Now that this government has been getting pressure from our people, other countries and from within the government, we are now ‘White’ or is it some type of

‘Off White’?

Oh the shame.

Crying face

However, this allows the government to hand-pick its choice as to just who it wants to be

‘Colored people Indians”?

I guess that the people on this countries Reservations are the ‘Colored Troops’ and

the people who did not knuckle under to the pressure of forced encampment are the ‘Off White’?

Well now I am so confused, what color are the offspring’s of the ‘Color Troops’ and the ‘Off White’ First People?

What do we do with the ‘Off White People, like my people, that helped this government in each of the past wars?

Maybe my ancestors are ‘Off White Color Troops’

Sick smile

And why in the world are we still holding anniversary’s of such an embarrassing

time in this countries past, long past? 150 years!

This is the article I am referring to?

Native Americans often left out of Civil War discussion

By Carlos Rosales/reporter

The Civil War has reached its 150th anniversary, yet Native Americans are not the first thought when someone mentions the Union or the Confederacy, a SE history instructor said March 19.

In Divided Nations: Native Americans and the Civil War, Kallie Kosc explained how Eastern and Western Native tribes were affected by the split of the North and South.

“Often, Native Americans are not what comes to mind when you think of the Civil War,” she said.

Depending on where people are from, the Civil War is about many things: slavery, states’ rights and equality, Kosc said. But she said it is surprising people don’t talk about the tribes involved in the war.

“But we’re talking a thousand Native Americans who enlisted and served in the Union and Confederate armies,” she said.

Despite enlisting, Native Americans received the label “colored troops” to be distinguished from the rest. Kosc said they also had fewer rights after the war ended.

Kosc shared illustrations about the “The Great Sioux Uprising,” explaining the role of Little Crow, chief of the Dakota Sioux people, in negotiating the Treaty of Traverse des Sioux.

“A lot of the promises that were made to the Dakota Sioux were not kept,” she said.

Exchanges of money and goods were promised, but money and other compensations never arrived, Kosc said.

The United States is not perfect, and it is a work in progress, Kosc said.

“We are still not there,” she said. “We are always trying to get better.”

Kosc said everyone needs to recognize diversity.

“Indigenous people are a part of us,” she said. “They are a part of America.”

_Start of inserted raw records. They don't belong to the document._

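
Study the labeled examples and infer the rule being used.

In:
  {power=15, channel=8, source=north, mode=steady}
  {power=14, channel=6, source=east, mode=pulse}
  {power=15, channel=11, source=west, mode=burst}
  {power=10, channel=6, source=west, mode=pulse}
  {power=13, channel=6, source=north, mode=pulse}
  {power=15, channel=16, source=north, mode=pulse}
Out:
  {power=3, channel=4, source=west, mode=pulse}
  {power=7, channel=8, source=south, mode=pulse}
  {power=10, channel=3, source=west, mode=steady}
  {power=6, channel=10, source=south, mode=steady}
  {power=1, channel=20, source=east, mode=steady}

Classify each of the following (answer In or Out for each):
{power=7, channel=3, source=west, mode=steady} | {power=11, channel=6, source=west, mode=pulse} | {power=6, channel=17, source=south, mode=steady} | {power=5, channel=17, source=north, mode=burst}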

http://collegian.tccd.edu/?p=19918

Please let me know if anyone has an answer to this very confusing article? 🙂

12 thoughts on “Colored Troops

    • Brenda
      Guess that you do not live it the south? It is not really the color so much as the lazy, greedy, sex pigs, wanting slaves to do their bidding again? Only I am writing this because I am still writing to help my friends understand that, for every person that this government placed on reservations as good Indians? There was 15 true traditional Native American elders dumped aside because none would sign away their homes!